Our website, newsletters and other marketing materials provides links to our company profiles on LinkedIn, and Twitter. When you access one of these links, you leave our website, and you are redirected to the servers of that social media provider.

13.8.1 LinkedIn

Linkedin Corporation, privacy policy: https://www.linkedin.com/legal/privacy-policy

13.8.2 X

Twitter International Company, privacy policy: https://twitter.com/en/privacy

13.8.3 Kununu

New Work SE, privacy policy: https://privacy.xing.com/de/datenschutzerklaerung

13.8.4 Glassdoor

Glassdoor, Inc., privacy policy: https://hrtechprivacy.com/brands/glassdoor#privacypolicy

13.8.5 Google My Business

Google Ireland Limited, privacy policy: https://policies.google.com/privacy

13.9 Embedded media links

Our website provides links to mentions of Procivis in the media. When you access one of these links, you leave our website, and you are redirected to the servers of that media provider.

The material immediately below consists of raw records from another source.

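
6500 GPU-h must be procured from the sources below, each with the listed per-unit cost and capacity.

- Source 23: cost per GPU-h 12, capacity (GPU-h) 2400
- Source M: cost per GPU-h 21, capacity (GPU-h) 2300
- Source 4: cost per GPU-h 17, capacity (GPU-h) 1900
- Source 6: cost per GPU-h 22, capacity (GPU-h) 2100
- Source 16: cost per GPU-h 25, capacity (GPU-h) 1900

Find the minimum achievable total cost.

107300

Cheapest first:
Take 2400 from Source 23 at 12 — need 4100 more.
Take 1900 from Source 4 at 17 — need 2200 more.
Take 2200 from Source M at 21 to finish.
Source 6, Source 16: unused.
Cost = 2400×12 + 1900×17 + 2200×21 = 107300.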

13.10 Links to Websites of Other Providers

Our website, newsletters, and other marketing materials may contain links to websites of other providers which are not covered by this Privacy Policy. After clicking on the link, we have no influence on the processing of any data which might be transferred to third parties (such as, e.g., the IP address or the URL) since we have naturally no control over the conduct of any third parties. We are, therefore, unable to assume any responsibility for the processing of your personal data by third parties. Insofar as the use of the websites of other providers is associated with the collection, processing, or use of your personal data, please observe the data protection notices of such providers.

If we become aware of violations of the law, such links will immediately be removed.

14 Amendments to the Privacy Policy

We explicitly reserve the right to supplement or amend this Privacy Policy at any time. All amendments and supplements are subject to the sole discretion of the company. The privacy policy published on our website is valid in each case.